Looking for a t-shirt distributor within the South Florida market (Palm Beach, Dade and Broward counties); Need basic crew neck tees; sizes Small to 6XL; black, white and colored tees.

If anyone knows of anyone, and hell, for that matter any good t-shirt suppliers period anywhere, please let me know, thanks!


----------



## InkedApparel

this is the supplier I use......fast delivery and always correct......

Wholesale t-shirts and other blank printable shirts at Jones T Shirts

Inked


----------



## wc33144

Try it broderbros, they are in Orlando


----------



## Red5

C3Online said:


> Looking for a t-shirt distributor within the South Florida market (Palm Beach, Dade and Broward counties); Need basic crew neck tees; sizes Small to 6XL; black, white and colored tees.
> 
> If anyone knows of anyone, and hell, for that matter any good t-shirt suppliers period anywhere, please let me know, thanks!

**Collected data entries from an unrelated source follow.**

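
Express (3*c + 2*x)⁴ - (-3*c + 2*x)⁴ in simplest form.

432*c³*x + 192*c*x³

Write as f((2*x),(3*c)) - f((2*x),-(3*c)) and expand.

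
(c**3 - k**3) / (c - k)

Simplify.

c**2 + c*k + k**2

Apply the difference-of-cubes factorisation and cancel (c - k).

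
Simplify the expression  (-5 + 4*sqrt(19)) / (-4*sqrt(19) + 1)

(-299 + 16*sqrt(19))/303

Multiply numerator and denominator by 1 + 4*sqrt(19).
Denominator becomes -303; numerator becomes -16*sqrt(19) + 299.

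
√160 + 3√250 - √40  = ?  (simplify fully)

17*√10

√160 = 4*√10; 3√250 = 15*√10; √40 = 2*√10
Combine: (4 + 15 - 2)·√10 = 17*√10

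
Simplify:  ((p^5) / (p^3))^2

Inside the bracket: p^2
Raise to the power 2: p^4

p^4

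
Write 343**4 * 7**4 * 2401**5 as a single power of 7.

7**36

343**4 = 7**12; 7**4 = 7**4; 2401**5 = 7**20
Combine exponents: 7**36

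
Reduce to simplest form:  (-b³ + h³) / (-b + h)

b² + b*h + h²

Factor as (a-b)(a^2+ab+b^2) with a=h, b=b.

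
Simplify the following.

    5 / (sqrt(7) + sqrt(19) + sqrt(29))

Group as (sqrt(19) + sqrt(29)) + sqrt(7); multiply by (sqrt(19) + sqrt(29)) - sqrt(7), then rationalise the remaining surd.

(-10*sqrt(3857) - 15*sqrt(29) + 85*sqrt(19) + 205*sqrt(7))/523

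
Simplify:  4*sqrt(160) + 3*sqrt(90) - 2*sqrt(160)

4*sqrt(160) = 16*sqrt(10); 3*sqrt(90) = 9*sqrt(10); 2*sqrt(160) = 8*sqrt(10)
Combine: (16 + 9 - 8)·sqrt(10) = 17*sqrt(10)

17*sqrt(10)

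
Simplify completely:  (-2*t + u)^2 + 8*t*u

Expand the square and combine the 8*t*u term.

(2*t + u)^2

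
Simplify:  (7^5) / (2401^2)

7^(-3)

7^5 = 7^5; 2401^2 = 7^8
Combine exponents: 7^(-3)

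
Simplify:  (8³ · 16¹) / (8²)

8³ = 2^9; 16¹ = 2^4; 8² = 2^6
Combine exponents: 2^7

2^7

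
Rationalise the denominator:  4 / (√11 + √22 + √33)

(-√66 + √22 + 2*√11)/11

Group as (√11 + √33) + √22; multiply by (√11 + √33) - √22, then rationalise the remaining surd.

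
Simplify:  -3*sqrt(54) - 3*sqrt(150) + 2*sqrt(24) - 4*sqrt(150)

3*sqrt(54) = 9*sqrt(6); 3*sqrt(150) = 15*sqrt(6); 2*sqrt(24) = 4*sqrt(6); 4*sqrt(150) = 20*sqrt(6)
Combine: (-9 - 15 + 4 - 20)·sqrt(6) = -40*sqrt(6)

-40*sqrt(6)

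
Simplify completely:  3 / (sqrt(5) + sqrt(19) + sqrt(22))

Group as (sqrt(5) + sqrt(19)) + sqrt(22); multiply by (sqrt(5) + sqrt(19)) - sqrt(22), then rationalise the remaining surd.

(-3*sqrt(2090) + 3*sqrt(22) + 12*sqrt(19) + 54*sqrt(5))/188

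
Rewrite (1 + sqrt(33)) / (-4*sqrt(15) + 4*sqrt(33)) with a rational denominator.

Multiply numerator and denominator by 4*sqrt(15) + 4*sqrt(33).
Denominator becomes 288; numerator becomes 4*sqrt(15) + 4*sqrt(33) + 12*sqrt(55) + 132.

(sqrt(15) + sqrt(33) + 3*sqrt(55) + 33)/72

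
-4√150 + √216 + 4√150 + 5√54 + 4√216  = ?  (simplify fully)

4√150 = 20*√6; √216 = 6*√6; 4√150 = 20*√6; 5√54 = 15*√6; 4√216 = 24*√6
Combine: (-20 + 6 + 20 + 15 + 24)·√6 = 45*√6

45*√6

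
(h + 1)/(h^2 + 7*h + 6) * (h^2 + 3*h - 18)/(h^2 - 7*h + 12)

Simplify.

Factor: h^2 + 7*h + 6 = (h + 1)*(h + 6);  h^2 + 3*h - 18 = (h + 6)*(h - 3);  h^2 - 7*h + 12 = (h - 4)*(h - 3)
Cancel the common factors (h + 1), (h + 6), (h - 3).

1/(h - 4)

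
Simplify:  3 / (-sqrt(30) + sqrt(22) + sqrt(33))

Group as (sqrt(22) + sqrt(33)) - sqrt(30); multiply by (sqrt(22) + sqrt(33)) + sqrt(30), then rationalise the remaining surd.

(-75*sqrt(30) + 57*sqrt(33) + 123*sqrt(22) + 396*sqrt(5))/2279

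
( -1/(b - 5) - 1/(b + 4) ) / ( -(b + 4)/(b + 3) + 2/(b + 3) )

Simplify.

Numerator: -1/(b - 5) - 1/(b + 4) = (-2*b + 1)/(b^2 - b - 20)
Denominator: -(b + 4)/(b + 3) + 2/(b + 3) = (-b - 2)/(b + 3)
Divide: ((-2*b + 1)/(b^2 - b - 20)) · ((b + 3)/(-b - 2)) = (2*b^2 + 5*b - 3)/(b^3 + b^2 - 22*b - 40)

(2*b^2 + 5*b - 3)/(b^3 + b^2 - 22*b - 40)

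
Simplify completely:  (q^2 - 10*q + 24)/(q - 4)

Factor: q^2 - 10*q + 24 = (q - 6)*(q - 4)
Cancel the common factor (q - 4).

q - 6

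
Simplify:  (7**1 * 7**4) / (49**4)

7**(-3)

7**1 = 7**1; 7**4 = 7**4; 49**4 = 7**8
Combine exponents: 7**(-3)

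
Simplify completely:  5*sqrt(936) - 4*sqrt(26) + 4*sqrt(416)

42*sqrt(26)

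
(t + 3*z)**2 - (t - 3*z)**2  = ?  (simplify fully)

Binomially expand both and collect terms in t, (3*z).

12*t*z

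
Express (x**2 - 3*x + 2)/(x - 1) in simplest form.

Factor: x**2 - 3*x + 2 = (x - 2)*(x - 1)
Cancel the common factor (x - 1).

x - 2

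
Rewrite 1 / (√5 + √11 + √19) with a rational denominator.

Group as (√11 + √19) + √5; multiply by (√11 + √19) - √5, then rationalise the remaining surd.

(-2*√1045 - 3*√19 + 13*√11 + 25*√5)/211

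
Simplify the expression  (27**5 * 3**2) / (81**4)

27**5 = 3**15; 3**2 = 3**2; 81**4 = 3**16
Combine exponents: 3**1

3**1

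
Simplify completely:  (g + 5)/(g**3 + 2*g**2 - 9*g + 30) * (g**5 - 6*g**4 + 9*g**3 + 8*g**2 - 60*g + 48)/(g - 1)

Factor: g**3 + 2*g**2 - 9*g + 30 = (g + 5)*(g**2 - 3*g + 6);  g**5 - 6*g**4 + 9*g**3 + 8*g**2 - 60*g + 48 = (g + 2)*(g - 1)*(g**2 - 3*g + 6)*(g - 4)
Cancel the common factors (g**2 - 3*g + 6), (g + 5), (g - 1).

g**2 - 2*g - 8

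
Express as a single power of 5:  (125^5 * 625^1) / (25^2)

5^15

125^5 = 5^15; 625^1 = 5^4; 25^2 = 5^4
Combine exponents: 5^15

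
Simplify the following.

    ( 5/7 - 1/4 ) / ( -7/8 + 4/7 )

-26/17

Numerator: 5/7 - 1/4 = 13/28
Denominator: -7/8 + 4/7 = -17/56
Divide: (13/28) · (-56/17) = -26/17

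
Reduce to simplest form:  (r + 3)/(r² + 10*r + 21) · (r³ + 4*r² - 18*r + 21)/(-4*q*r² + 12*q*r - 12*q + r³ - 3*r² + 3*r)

Factor: r² + 10*r + 21 = (r + 3)·(r + 7);  r³ + 4*r² - 18*r + 21 = (r + 7)·(r² - 3*r + 3);  -4*q*r² + 12*q*r - 12*q + r³ - 3*r² + 3*r = (-4*q + r)·(r² - 3*r + 3)
Cancel the common factors (r² - 3*r + 3), (r + 3), (r + 7).

-1/(4*q - r)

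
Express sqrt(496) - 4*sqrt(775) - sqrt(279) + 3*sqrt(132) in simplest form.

-19*sqrt(31) + 6*sqrt(33)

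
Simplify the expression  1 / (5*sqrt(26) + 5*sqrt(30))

(-sqrt(26) + sqrt(30))/20

Multiply numerator and denominator by -5*sqrt(26) + 5*sqrt(30).
Denominator becomes 100; numerator becomes -5*sqrt(26) + 5*sqrt(30).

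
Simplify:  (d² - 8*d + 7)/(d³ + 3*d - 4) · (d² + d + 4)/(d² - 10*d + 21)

1/(d - 3)

Factor: d² - 8*d + 7 = (d - 7)·(d - 1);  d³ + 3*d - 4 = (d² + d + 4)·(d - 1);  d² - 10*d + 21 = (d - 3)·(d - 7)
Cancel the common factors (d² + d + 4), (d - 7), (d - 1).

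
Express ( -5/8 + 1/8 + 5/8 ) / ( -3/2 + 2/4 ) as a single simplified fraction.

Numerator: -5/8 + 1/8 + 5/8 = 1/8
Denominator: -3/2 + 2/4 = -1
Divide: (1/8) · (-1) = -1/8

-1/8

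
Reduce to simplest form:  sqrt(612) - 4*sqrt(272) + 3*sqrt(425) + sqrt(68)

7*sqrt(17)

sqrt(612) = 6*sqrt(17); 4*sqrt(272) = 16*sqrt(17); 3*sqrt(425) = 15*sqrt(17); sqrt(68) = 2*sqrt(17)
Combine: (6 - 16 + 15 + 2)·sqrt(17) = 7*sqrt(17)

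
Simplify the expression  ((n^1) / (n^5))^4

Inside the bracket: (n^-4)
Raise to the power 4: (n^-16)

n^(-16)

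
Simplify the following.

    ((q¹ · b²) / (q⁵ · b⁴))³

1/(b⁶*q^12)

Inside the bracket: (q^-4) · (b^-2)
Raise to the power 3: (q^-12) · (b^-6)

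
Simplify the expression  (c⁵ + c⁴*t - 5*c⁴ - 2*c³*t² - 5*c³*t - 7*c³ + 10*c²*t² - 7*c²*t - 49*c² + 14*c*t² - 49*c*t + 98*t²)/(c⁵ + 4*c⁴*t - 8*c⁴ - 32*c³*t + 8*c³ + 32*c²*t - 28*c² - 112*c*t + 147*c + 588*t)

Factor: c⁵ + c⁴*t - 5*c⁴ - 2*c³*t² - 5*c³*t - 7*c³ + 10*c²*t² - 7*c²*t - 49*c² + 14*c*t² - 49*c*t + 98*t² = (c - t)·(c - 7)·(c² + 2*c + 7)·(c + 2*t);  c⁵ + 4*c⁴*t - 8*c⁴ - 32*c³*t + 8*c³ + 32*c²*t - 28*c² - 112*c*t + 147*c + 588*t = (c - 7)·(c² + 2*c + 7)·(c - 3)·(c + 4*t)
Cancel the common factors (c² + 2*c + 7), (c - 7).

(c² + c*t - 2*t²)/(c² + 4*c*t - 3*c - 12*t)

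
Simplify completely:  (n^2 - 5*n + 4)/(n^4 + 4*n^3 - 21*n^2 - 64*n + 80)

1/(n^2 + 9*n + 20)

Factor: n^2 - 5*n + 4 = (n - 1)*(n - 4);  n^4 + 4*n^3 - 21*n^2 - 64*n + 80 = (n + 4)*(n - 1)*(n + 5)*(n - 4)
Cancel the common factors (n - 1), (n - 4).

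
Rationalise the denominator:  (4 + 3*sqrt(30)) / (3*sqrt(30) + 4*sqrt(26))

Multiply numerator and denominator by -4*sqrt(26) + 3*sqrt(30).
Denominator becomes -146; numerator becomes -24*sqrt(195) - 16*sqrt(26) + 12*sqrt(30) + 270.

(-135 - 6*sqrt(30) + 8*sqrt(26) + 12*sqrt(195))/73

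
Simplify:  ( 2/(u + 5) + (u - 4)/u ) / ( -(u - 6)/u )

(-u^2 - 3*u + 20)/(u^2 - u - 30)

Numerator: 2/(u + 5) + (u - 4)/u = (u^2 + 3*u - 20)/(u^2 + 5*u)
Denominator: -(u - 6)/u = (-u + 6)/u
Divide: ((u^2 + 3*u - 20)/(u^2 + 5*u)) · (u/(-u + 6)) = (-u^2 - 3*u + 20)/(u^2 - u - 30)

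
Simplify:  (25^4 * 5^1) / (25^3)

5^3

25^4 = 5^8; 5^1 = 5^1; 25^3 = 5^6
Combine exponents: 5^3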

TSF Sportswear in Pompano. TSF Sportswear


----------



## skipper ts

You can also try Staton. They are located in Orlando as well. I deal with them in Dallas and haven't had any problems. San Mar is also located in Jacksonville I believe.


----------



## aaltier

Bodek and Rhodes distributes out of Orlando. UPS ground gets anywhere in florida overnight. i am in palm beach county and get my stuff the next day. plus, free shipping when you order over $150...


----------



## GHEENEE1

Lee, I'm not sure what your quantity requirements are but there are no miniums here Wholesale Blank Shirts - JiffyShirts.com Mike


----------



## FatKat Printz

alpha t-shirt.. in st. petersburg, Florida


----------



## GHEENEE1

Fatkat, do you buy shirts from them? I don't really do minimums, small business. Thanks for the tip being in St. Pete, Mike


----------



## FatKat Printz

Yes, we use Alpha because we can pick them wihin two hours of our order.. I did check out Jiffy Shirts and I found some tank tops that I need so
I will proly be placing an order within the week.

Shipping is my biggest concern.. sometimes I can't make the 150$ minimum for the free freight so its easier to use Alpha.


----------



## mb33139

I'll second the vote for Alpha... They have a great website for ordering and ship same day if order is b4 2pm. Also, they have a warehouse in Orlando...


----------